For the sake of patient safety, OR teams might want to stay put more often, according to a study by researchers at Johns Hopkins analyzing foot traffic in and out of operating rooms.
For the “secret shopper-style” study, published online Nov. 11 in the journal Orthopedics, investigators tracked the number and length of door openings during 191 knee and hip arthroplasty surgeries performed at Johns Hopkins Bayview Medical Center from March through June 2011. They found enough door openings in nearly one-third of the procedures to potentially defeat the safety effects of positive pressure systems meant to keep germ-contaminated air out of sterile ORs.
Most operating rooms in U.S. hospitals are fitted with systems that keep them at an atmospheric pressure slightly higher than the surrounding corridors. The design allows air to flow out of the OR when doors open, which prevents air potentially contaminated with infection-causing germs from flowing into the OR. However, positive pressure systems can become overwhelmed when doors open too many times in quick succession or stay open too long.
Excessive OR traffic, the researchers said, is believed to be a common occurrence not unique to Johns Hopkins, and past studies have documented frequent OR door openings during cardiac surgeries performed elsewhere.
Potential safety concern
“Our findings add to a growing body of evidence of a relatively common practice that could be a potential safety concern, and raises questions about why doors get opened and how we can prevent or minimize the frequency and duration of behaviors that could compromise OR sterility,” study senior author Stephen Belkoff, PhD, MPH, said in a news release. Belkoff is an associate professor in the Johns Hopkins University School of Medicine’s department of orthopaedic surgery and the director of the International Center for Orthopaedic Advancement.
Because the research team monitored door openings without the knowledge of OR staff, it’s impossible to say why the door openings occurred.
“What we know for sure is that there was a whole lot more traffic in and out of the OR than seems necessary or easily explained,” Belkoff said in the release.
The researchers used sensors inside and outside ORs to measure when a door opened, how long it stayed open, pressure in the OR and pressure in the surrounding corridors. They also tracked the total time patients were actively operated on, excluding setup and cleanup time. Researchers checked for patients who developed postop infections.
Of the 100 knee arthroplasties and 91 hip arthroplasties in the study, doors opened on average every 2.5 minutes, researchers found. That’s a door-open time of 9.6 minutes per average case, which lasted about an hour and a half, the results showed. And it accounted for about 9% of the total active operation time, Belkoff said in the release. In 77 of the 191 cases, doors were open long enough to compromise the ORs’ positive pressure systems, allowing air from surrounding corridors to flow inside.
There was a single case of postop infection in the 191 surgeries monitored for excessive door openings, Belkoff said, emphasizing the cause of that infection was unknown.
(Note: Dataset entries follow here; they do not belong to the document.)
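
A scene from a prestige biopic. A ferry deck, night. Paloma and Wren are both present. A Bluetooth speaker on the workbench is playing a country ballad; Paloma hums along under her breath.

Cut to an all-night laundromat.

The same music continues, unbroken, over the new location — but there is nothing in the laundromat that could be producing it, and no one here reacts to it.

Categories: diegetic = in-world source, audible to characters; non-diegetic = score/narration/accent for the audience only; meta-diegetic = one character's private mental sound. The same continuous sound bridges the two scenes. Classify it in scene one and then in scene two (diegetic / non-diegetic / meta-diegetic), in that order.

diegetic, non-diegetic

Scene one: a Bluetooth speaker is an on-screen source and Paloma reacts to it → diegetic.
Scene two: there is no source in the laundromat and no one hears it — it's now underscore → non-diegetic.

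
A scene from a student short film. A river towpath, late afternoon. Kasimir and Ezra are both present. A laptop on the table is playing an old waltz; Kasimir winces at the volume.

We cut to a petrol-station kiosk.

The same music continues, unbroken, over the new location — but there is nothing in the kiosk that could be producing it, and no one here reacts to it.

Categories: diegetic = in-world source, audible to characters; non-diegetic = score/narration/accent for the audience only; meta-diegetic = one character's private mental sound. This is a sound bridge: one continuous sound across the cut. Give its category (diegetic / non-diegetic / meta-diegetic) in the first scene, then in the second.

diegetic, non-diegetic

Scene one: a laptop is an on-screen source and Kasimir reacts to it → diegetic.
Scene two: there is no source in the kiosk and no one hears it — it's now underscore → non-diegetic.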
According to Belkoff, infections are quite rare for arthroplasties, both at Johns Hopkins and in general. Infection rates for knee and joint replacement at Johns Hopkins Bayview Medical Center stand at less than 0.33% and 0.66%, respectively, well below the national averages of 0.89% for knee replacement and 1.26% for hip replacement, he said in the release.
“Yes, we have low infection rates, and yes, we take great many precautions, but we cannot be complacent, and we must remain vigilant about practices that pose risk — theoretical or otherwise,” study co-investigator Simon Mears, MD, PhD, said in the release. “Excessive door opening is one such practice.”
Easily modified practice
Door openings during surgery, the researchers said, could be an easily modifiable risk factor.
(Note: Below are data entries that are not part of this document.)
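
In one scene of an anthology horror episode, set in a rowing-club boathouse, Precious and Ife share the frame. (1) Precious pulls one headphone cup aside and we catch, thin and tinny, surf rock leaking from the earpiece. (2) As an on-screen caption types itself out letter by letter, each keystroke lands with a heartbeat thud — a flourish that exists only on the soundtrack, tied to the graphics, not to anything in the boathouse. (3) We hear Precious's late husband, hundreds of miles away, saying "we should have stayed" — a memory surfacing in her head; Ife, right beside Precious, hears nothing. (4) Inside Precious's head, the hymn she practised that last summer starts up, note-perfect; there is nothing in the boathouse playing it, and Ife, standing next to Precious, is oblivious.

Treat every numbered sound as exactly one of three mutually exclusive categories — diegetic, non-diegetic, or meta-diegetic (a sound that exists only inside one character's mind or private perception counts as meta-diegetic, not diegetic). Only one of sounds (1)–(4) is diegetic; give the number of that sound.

1

(1) is diegetic: it's leaking from a physical pair of headphones in the scene.
(2) is non-diegetic: the caption isn't part of the story world, so neither is the sound tied to it.
(3) the voice is a memory playing only inside Precious's mind; Ife can't hear it → meta-diegetic.
(4) is meta-diegetic: remembered music, private to Precious — Ife is oblivious because it isn't in the room.
Only (1) is diegetic.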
“Undoubtedly, a handful of door openings during surgery are necessary and unavoidable,” Belkoff said in the release. “What we ought to figure out next is what’s causing the unnecessary and avoidable ones.”
Part of the solution, the researchers said, could be planning better to ensure all necessary materials and equipment are pre-stocked before surgery starts so there’s no need to shuffle in and out of the room once the procedure begins.
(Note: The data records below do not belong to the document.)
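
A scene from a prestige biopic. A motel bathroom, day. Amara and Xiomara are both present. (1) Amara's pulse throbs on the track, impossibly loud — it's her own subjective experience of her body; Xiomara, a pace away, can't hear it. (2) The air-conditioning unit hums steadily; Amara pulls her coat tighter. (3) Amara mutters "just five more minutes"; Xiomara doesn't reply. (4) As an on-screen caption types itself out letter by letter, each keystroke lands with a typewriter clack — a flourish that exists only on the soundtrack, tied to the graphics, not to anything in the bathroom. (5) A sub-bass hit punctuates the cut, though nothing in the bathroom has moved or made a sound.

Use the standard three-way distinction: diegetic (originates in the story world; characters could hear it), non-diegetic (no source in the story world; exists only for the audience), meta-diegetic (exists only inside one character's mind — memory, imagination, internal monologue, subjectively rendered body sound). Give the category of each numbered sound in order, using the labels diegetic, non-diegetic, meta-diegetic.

meta-diegetic, diegetic, diegetic, non-diegetic, non-diegetic

Sound (1): it's Amara's internal bodily sensation rendered as sound; only Amara 'hears' it, so meta-diegetic.
(2) the air-conditioning unit is part of the location's real environment → diegetic.
(3) on-screen dialogue — Amara speaks and Xiomara is there to hear → diegetic.
Sound (4): it accompanies on-screen graphics, not anything inside the story world, so non-diegetic.
(5) an editorial stinger — it belongs to the cut, not the story world → non-diegetic.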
Excessive foot traffic also could suggest distraction among OR staff or simply logistical or personnel management inefficiencies, the researchers said, underscoring the need to find out the reasons behind frequent door opening.
Because the infection rates for these procedures are so low, Mears said, researchers would need to study data from many more such surgeries to determine whether variations in foot traffic could affect patients’ postoperative infection rates.